Сгорбившись над толстой, черной тетрадью, бармен пишет нравоучительные монологи, ответы на вопросы, придуманные им же, а еще тирады, манифесты и тому подобное. Его правая нога нервно бьется о пол, а руки то и дело трут глаза, размазывая по бледной коже синие чернила. Хотя-бы одна удачная фраза или метафора, думает Марк, и день прожит не зря.
Еще чаще, чем исписывать свою тетрадь, Марк любил фантазировать – привычка, что он приобрел лет в двадцать, когда проводил много времени в больницах, имея прозвище «тот высокий парень» и статус пациента.
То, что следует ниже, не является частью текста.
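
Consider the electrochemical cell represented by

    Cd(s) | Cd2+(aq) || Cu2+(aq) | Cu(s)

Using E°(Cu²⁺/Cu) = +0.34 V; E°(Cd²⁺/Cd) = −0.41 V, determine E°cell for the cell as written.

By convention the left-hand electrode in cell notation is the anode (oxidation) and the right-hand electrode is the cathode (reduction).
E°cell = E°(right) − E°(left) = +0.34 − (−0.41) = +0.75 V.

+0.75 V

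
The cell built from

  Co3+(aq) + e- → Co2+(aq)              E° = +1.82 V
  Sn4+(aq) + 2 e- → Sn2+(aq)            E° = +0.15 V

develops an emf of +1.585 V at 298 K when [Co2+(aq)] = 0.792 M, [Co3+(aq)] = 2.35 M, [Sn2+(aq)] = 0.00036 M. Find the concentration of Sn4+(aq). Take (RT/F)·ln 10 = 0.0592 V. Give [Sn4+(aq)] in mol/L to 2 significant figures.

2.4 M

The Co³⁺/Co²⁺ couple has the larger reduction potential, so it is the cathode: E°cell = +1.82 − (+0.15) = +1.67 V and n = 2.
Since E = E° − (0.0592/n)·log Q, log Q = n(E° − E)/0.0592 = 2.872.
Balancing electrons gives 2 Co3+(aq) + Sn2+(aq) → 2 Co2+(aq) + Sn4+(aq); thus Q = ([Co2+(aq)]^2·[Sn4+(aq)]) / ([Co3+(aq)]^2·[Sn2+(aq)]).
Solving for the unknown gives log [Sn4+(aq)] = 0.373, so [Sn4+(aq)] ≈ 2.4 M.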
Как и все мечтатели, он мечтал красочно и с размахом. Лишь разнообразием его фантазии редко отличались. Это почти всегда была воображаемая сцена с огромным числом зрителей в зале. Где, с неприсущей его голосу громкостью и расправленными плечами, он уверенно вышагивает и говорит… например, своей сестре, как сильно она ошибалась все это время, после чего женщина, ошеломленно метается в разные стороны, не зная, куда спрятать свое раскрасневшееся от стыда, лицо. Говорит уже покойным родителям, как были неправы они. Дает мэру города советы по улучшению Аквариума, а тот, самозабвенно слушает, стараясь не упустить ни одного слова. Так же Марк, подстегивает своего лучшего друга, Мира, к действиям (Марк еще не придумал к каким именно), и тот моментально берет свою жизнь в руки, не понимая, почему раньше этого не сделал. Наконец, Бармен пытается заставить толпы людей поверить, что если захотят, они могут все изменить: свою работу, окружение, место в обществе, город, свою жизнь и жизнь других. И они верят. И меняют… Представляя вдохновленные, горящие от нетерпения и воли глаза зрителей, руки Марка непроизвольно сжимаются в огромные кулаки, протыкая до крови ладони острыми ногтями.